From what i see many other people are having the same or similar issues to me.

I am running windows vista home premium and have a sigmatel soudncard (running sigmatel high defination audio codec)

When i first got my computer i wondered how i could make my guitar (via line in) play through my speakers. I did a bit of googling and hey presto i found that i had to add 'EnableInputMonitor' into my registry and unmute it in the sound settings. This work right away and all was good and finee *UNTIL...* recently.

All of a sudden it stopped working, i thin k perhaps it might have been due to updating my audio driver. I've tried uninstalling my audio driver, reinstalling it, reinstalling older audio drivers, re-adding the 'enableinputmonitor' string to the registry. I even tried using programs such as audicity, (which kind of worked- the sound came through the speakers but there was an agonising amount of latency).

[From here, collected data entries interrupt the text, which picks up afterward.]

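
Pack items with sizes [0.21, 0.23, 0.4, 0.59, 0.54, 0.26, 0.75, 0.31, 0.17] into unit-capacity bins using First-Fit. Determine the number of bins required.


Place items sequentially using First-Fit:
  Item 0.21 -> new Bin 1
  Item 0.23 -> Bin 1 (now 0.44)
  Item 0.4 -> Bin 1 (now 0.84)
  Item 0.59 -> new Bin 2
  Item 0.54 -> new Bin 3
  Item 0.26 -> Bin 2 (now 0.85)
  Item 0.75 -> new Bin 4
  Item 0.31 -> Bin 3 (now 0.85)
  Item 0.17 -> Bin 4 (now 0.92)
Total bins used = 4

4


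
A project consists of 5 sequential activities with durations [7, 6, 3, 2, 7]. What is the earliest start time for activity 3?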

Please do not tell me to check slider levels or to check i have unmuted everything...i have checked and they are DEFINATELY all unmuted and cranked up to their highest.

I would realllly appreciate some suggestions on how to get this working so i can once again play my guitar (in real time with no latancy) through my speakers. Thanks X


----------



## daniel_b2380 (Jan 31, 2003)

might look at this thread,
http://forums.techguy.org/multimedia/787210-solved-use-laptop-guitar-amp.html

link to another thread there also,


----------